Per questo, le valutazioni sulla sicurezza di un GDF coprono un arco temporale di un milione di anni. E i criteri sono rigorosi: secondo le normative, un deposito non dovrebbe causare più di una morte ogni milione di persone in un milione di anni.
La corsa ai siti: da Yucca Mountain a Onkalo
Nel 2002 gli Stati Uniti approvarono la costruzione di un GDF a Yucca Mountain, all’interno di un supervulcano spento nel deserto del Nevada. Le probabilità di un’eruzione erano di una su 63 milioni all’anno. Ma le preoccupazioni sismiche portarono alla cancellazione del progetto nel 2011. Da allora, le scorie restano stoccate in 93 siti temporanei.
Altrove le cose sono andate meglio. In Svezia, i lavori per un GDF sono in corso. E in Finlandia, il sito di Onkalo – che significa “caverna” – potrebbe essere il primo a entrare in funzione. “La zona è geologicamente favorevole: l’acqua nelle rocce non si muove da centinaia di migliaia di anni”, spiega Haszeldine.
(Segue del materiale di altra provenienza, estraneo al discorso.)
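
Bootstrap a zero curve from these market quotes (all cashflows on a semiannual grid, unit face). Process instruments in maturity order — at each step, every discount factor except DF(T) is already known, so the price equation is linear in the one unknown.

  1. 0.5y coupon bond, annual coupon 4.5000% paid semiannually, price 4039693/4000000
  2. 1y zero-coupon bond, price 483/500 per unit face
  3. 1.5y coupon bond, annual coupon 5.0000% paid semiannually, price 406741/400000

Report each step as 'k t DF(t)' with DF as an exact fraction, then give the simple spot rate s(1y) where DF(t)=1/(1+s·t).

1 1/2 9877/10000
2 1 483/500
3 3/2 2361/2500
s(1y) = (1/(483/500) − 1)/(1) = 17/483 ≈ 3.5197%

step 1 [0.5y] bond c/2=9/400: DF=(4039693/4000000 − 9/400·(0))/(1+9/400) = 9877/10000 ≈ 0.987700
step 2 [1y] zero: DF = P = 483/500 ≈ 0.966000
step 3 [1.5y] bond c/2=1/40: DF=(406741/400000 − 1/40·(0.987700+0.966000))/(1+1/40) = 2361/2500 ≈ 0.944400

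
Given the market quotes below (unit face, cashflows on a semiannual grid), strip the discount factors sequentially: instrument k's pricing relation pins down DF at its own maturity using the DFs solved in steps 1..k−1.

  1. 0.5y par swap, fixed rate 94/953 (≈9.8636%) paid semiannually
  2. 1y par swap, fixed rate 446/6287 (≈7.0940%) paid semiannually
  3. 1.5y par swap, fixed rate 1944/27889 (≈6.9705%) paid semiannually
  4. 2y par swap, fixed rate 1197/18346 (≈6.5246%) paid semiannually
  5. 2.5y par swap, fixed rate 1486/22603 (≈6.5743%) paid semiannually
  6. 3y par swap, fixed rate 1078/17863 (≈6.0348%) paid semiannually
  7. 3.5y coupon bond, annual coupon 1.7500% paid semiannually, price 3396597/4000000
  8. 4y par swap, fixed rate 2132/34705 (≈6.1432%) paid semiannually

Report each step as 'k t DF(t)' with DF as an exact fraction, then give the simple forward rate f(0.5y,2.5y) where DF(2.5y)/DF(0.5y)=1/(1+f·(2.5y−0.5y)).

step 1 [0.5y] swap r/2=47/953: DF=(1 − 47/953·(0))/(1+47/953) = 953/1000 ≈ 0.953000
step 2 [1y] swap r/2=223/6287: DF=(1 − 223/6287·(0.953000))/(1+223/6287) = 9331/10000 ≈ 0.933100
step 3 [1.5y] swap r/2=972/27889: DF=(1 − 972/27889·(0.953000+0.933100))/(1+972/27889) = 2257/2500 ≈ 0.902800
step 4 [2y] swap r/2=1197/36692: DF=(1 − 1197/36692·(0.953000+0.933100+0.902800))/(1+1197/36692) = 8803/10000 ≈ 0.880300
step 5 [2.5y] swap r/2=743/22603: DF=(1 − 743/22603·(0.953000+0.933100+0.902800+0.880300))/(1+743/22603) = 4257/5000 ≈ 0.851400
step 6 [3y] swap r/2=539/17863: DF=(1 − 539/17863·(0.953000+0.933100+0.902800+0.880300+0.851400))/(1+539/17863) = 8383/10000 ≈ 0.838300
step 7 [3.5y] bond c/2=7/800: DF=(3396597/4000000 − 7/800·(0.953000+0.933100+0.902800+0.880300+0.851400+0.838300))/(1+7/800) = 7953/10000 ≈ 0.795300
step 8 [4y] swap r/2=1066/34705: DF=(1 − 1066/34705·(0.953000+0.933100+0.902800+0.880300+0.851400+0.838300+0.795300))/(1+1066/34705) = 1967/2500 ≈ 0.786800

1 1/2 953/1000
2 1 9331/10000
3 3/2 2257/2500
4 2 8803/10000
5 5/2 4257/5000
6 3 8383/10000
7 7/2 7953/10000
8 4 1967/2500
f(0.5y,2.5y) = ((953/1000)/(4257/5000) − 1)/(2) = 254/4257 ≈ 5.9666%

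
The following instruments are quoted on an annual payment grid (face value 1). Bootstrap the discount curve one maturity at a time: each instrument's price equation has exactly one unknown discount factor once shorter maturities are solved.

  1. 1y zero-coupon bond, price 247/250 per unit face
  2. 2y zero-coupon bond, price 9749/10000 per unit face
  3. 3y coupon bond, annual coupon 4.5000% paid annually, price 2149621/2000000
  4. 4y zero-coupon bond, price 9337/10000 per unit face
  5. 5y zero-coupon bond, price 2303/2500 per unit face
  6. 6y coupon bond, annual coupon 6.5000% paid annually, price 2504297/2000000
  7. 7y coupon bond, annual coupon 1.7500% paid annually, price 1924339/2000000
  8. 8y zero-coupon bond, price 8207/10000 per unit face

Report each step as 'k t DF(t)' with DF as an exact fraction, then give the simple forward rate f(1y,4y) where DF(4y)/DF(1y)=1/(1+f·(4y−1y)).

step 1 [1y] zero: DF = P = 247/250 ≈ 0.988000
step 2 [2y] zero: DF = P = 9749/10000 ≈ 0.974900
step 3 [3y] bond c/1=9/200: DF=(2149621/2000000 − 9/200·(0.988000+0.974900))/(1+9/200) = 118/125 ≈ 0.944000
step 4 [4y] zero: DF = P = 9337/10000 ≈ 0.933700
step 5 [5y] zero: DF = P = 2303/2500 ≈ 0.921200
step 6 [6y] bond c/1=13/200: DF=(2504297/2000000 − 13/200·(0.988000+0.974900+0.944000+0.933700+0.921200))/(1+13/200) = 8851/10000 ≈ 0.885100
step 7 [7y] bond c/1=7/400: DF=(1924339/2000000 − 7/400·(0.988000+0.974900+0.944000+0.933700+0.921200+0.885100))/(1+7/400) = 1697/2000 ≈ 0.848500
step 8 [8y] zero: DF = P = 8207/10000 ≈ 0.820700

1 1 247/250
2 2 9749/10000
3 3 118/125
4 4 9337/10000
5 5 2303/2500
6 6 8851/10000
7 7 1697/2000
8 8 8207/10000
f(1y,4y) = ((247/250)/(9337/10000) − 1)/(3) = 181/9337 ≈ 1.9385%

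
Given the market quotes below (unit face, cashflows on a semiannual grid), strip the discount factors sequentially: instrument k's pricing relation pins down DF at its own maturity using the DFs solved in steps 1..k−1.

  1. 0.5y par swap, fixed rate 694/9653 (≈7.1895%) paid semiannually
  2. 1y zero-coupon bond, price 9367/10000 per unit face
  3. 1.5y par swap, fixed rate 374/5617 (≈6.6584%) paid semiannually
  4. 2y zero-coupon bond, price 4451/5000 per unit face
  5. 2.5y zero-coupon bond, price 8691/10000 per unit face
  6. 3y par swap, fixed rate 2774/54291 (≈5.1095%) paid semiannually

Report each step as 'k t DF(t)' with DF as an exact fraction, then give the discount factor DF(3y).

1 1/2 9653/10000
2 1 9367/10000
3 3/2 1813/2000
4 2 4451/5000
5 5/2 8691/10000
6 3 8613/10000
DF(3y) = 8613/10000 ≈ 0.861300

step 1 [0.5y] swap r/2=347/9653: DF=(1 − 347/9653·(0))/(1+347/9653) = 9653/10000 ≈ 0.965300
step 2 [1y] zero: DF = P = 9367/10000 ≈ 0.936700
step 3 [1.5y] swap r/2=187/5617: DF=(1 − 187/5617·(0.965300+0.936700))/(1+187/5617) = 1813/2000 ≈ 0.906500
step 4 [2y] zero: DF = P = 4451/5000 ≈ 0.890200
step 5 [2.5y] zero: DF = P = 8691/10000 ≈ 0.869100
step 6 [3y] swap r/2=1387/54291: DF=(1 − 1387/54291·(0.965300+0.936700+0.906500+0.890200+0.869100))/(1+1387/54291) = 8613/10000 ≈ 0.861300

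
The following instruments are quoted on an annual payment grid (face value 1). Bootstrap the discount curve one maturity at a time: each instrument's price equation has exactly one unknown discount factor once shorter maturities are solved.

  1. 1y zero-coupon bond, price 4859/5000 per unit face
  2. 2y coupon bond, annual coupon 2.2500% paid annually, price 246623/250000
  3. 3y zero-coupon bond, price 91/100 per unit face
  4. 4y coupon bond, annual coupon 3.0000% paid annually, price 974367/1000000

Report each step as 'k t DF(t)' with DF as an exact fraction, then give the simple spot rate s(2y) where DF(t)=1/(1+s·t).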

Nel gennaio 2025, il governo britannico ha annunciato il piano per la disposizione sotterranea definitiva di 140 tonnellate di plutonio, oggi conservate a Sellafield. Sono allo studio tre siti in Inghilterra e Galles, più uno offshore al largo della Cumbria.
Le nuove tecnologie per contenere il pericolo
Non tutto passa dalle gallerie sotterranee. Una soluzione alternativa è quella della deep isolation: invece di scavi massicci, si realizzano fori orizzontali in profondità, sfruttando tecnologie già impiegate nell’industria del petrolio. I contenitori, inseriti nella roccia argillosa, sono più economici e facili da collocare, ma difficili da recuperare. Una seconda prova sul campo è prevista in UK nel 2025.
Al contempo, all’Università di Sheffield, il dottor Lewis Blackburn lavora su materiali ceramici speciali capaci di inglobare atomi radioattivi. “È come costruire una rete metallica e sostituire alcuni fili con particelle di plutonio”, spiega. Si ispirano a minerali antichi come zirconolite e pirocloro, formatisi miliardi di anni fa.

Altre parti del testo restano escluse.